Les chantiers bénévoles de solidarité internationale sont organisés par des structures qui permettent à des jeunes de différents pays et continents de vivre une expérience de développement local (reconstruction, cours d’alphabétisation, création d’un sentier de découverte...) en groupe, tout en découvrant d’autres cultures. Ce sont le plus souvent des séjours courts de l’ordre de 3 semaines environ. Quelques associations peuvent profiter de la demande et souvent de la crédulité des candidats au départ pour proposer des séjours peu sérieux, sans aucun rapport avec une quelconque motivation liée à la solidarité internationale. Le mieux est de bien se renseigner sur l’association en question en s’adressant aux instances de concertation et autres centres de ressources.

Exemple d’organismes proposant ce type de chantiers :
- Cotravaux : www.cotravaux.org
- Compagnons bâtisseurs : www.compagnonsbatisseurs-grandsud.org
- Concordia : www.concordia-association.org
- Jeunesse et reconstruction : www.volontariat.org
- Service civil International : www.sci-france.org
- Solidarités jeunesses : www.solidaritesjeunesses.org
- UNAREC : www.unarec.org

Le congé de solidarité internationale (CSI)

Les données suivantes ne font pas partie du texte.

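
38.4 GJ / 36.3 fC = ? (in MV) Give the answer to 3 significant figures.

1060000000000000000 MV

(38.4 × 10⁹) / (36.3 × 10⁻¹⁵) = 1.0579 × 10²⁴ V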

Il peut être demandé par un salarié après 12 mois d’ancienneté, pour participer à une mission pour le compte d’une ONG.
Cette suspension du contrat de travail pour une durée maximum de 6 mois nécessite l’accord de l’employeur.
Plus d’infos : www.clong-volontariat.org

Le volontaire de solidarité internationale

Il correspond davantage à un engagement à plus long terme (6 mois à deux ans). Il met ses compétences, de façon désintéressée, au service des populations qui en ont exprimé le besoin. Le statut de volontaire de la solidarité internationale est défini selon la loi du 23 février 2005. Celle-ci définit un cadre qui permet au volontaire de bénéficier d’une indemnité de subsistance, d’une couverture sociale et d’un accompagnement dans le cadre de la préparation au départ, durant la mission et dans sa réintégration au retour dans la vie professionnelle.
La maîtrise d’une compétence professionnelle, la pratique des langues étrangères, l’expérience de la vie associative tout comme les motivations du candidat seront autant de critères importants pour qu’une association choisisse d’envoyer tel ou tel candidat dans une mission à l’étranger.

Le Comité de Liaison des ONG de Volontariat (CLONG-Volontariat) regroupe les associations concernées par ce dispositif – Voir aussi la Plateforme France Volontaires ou le site d’Echanges et Partenariats

Autres formes de volontariat

Les salariés dans le domaine de la solidarité internationale à l’étranger sont peu nombreux et les profils correspondant à ces postes sont souvent très pointus (maîtrise des langues étrangères, capacités d’adaptation au contexte, niveau d’études élevé et compétences professionnelles reconnues).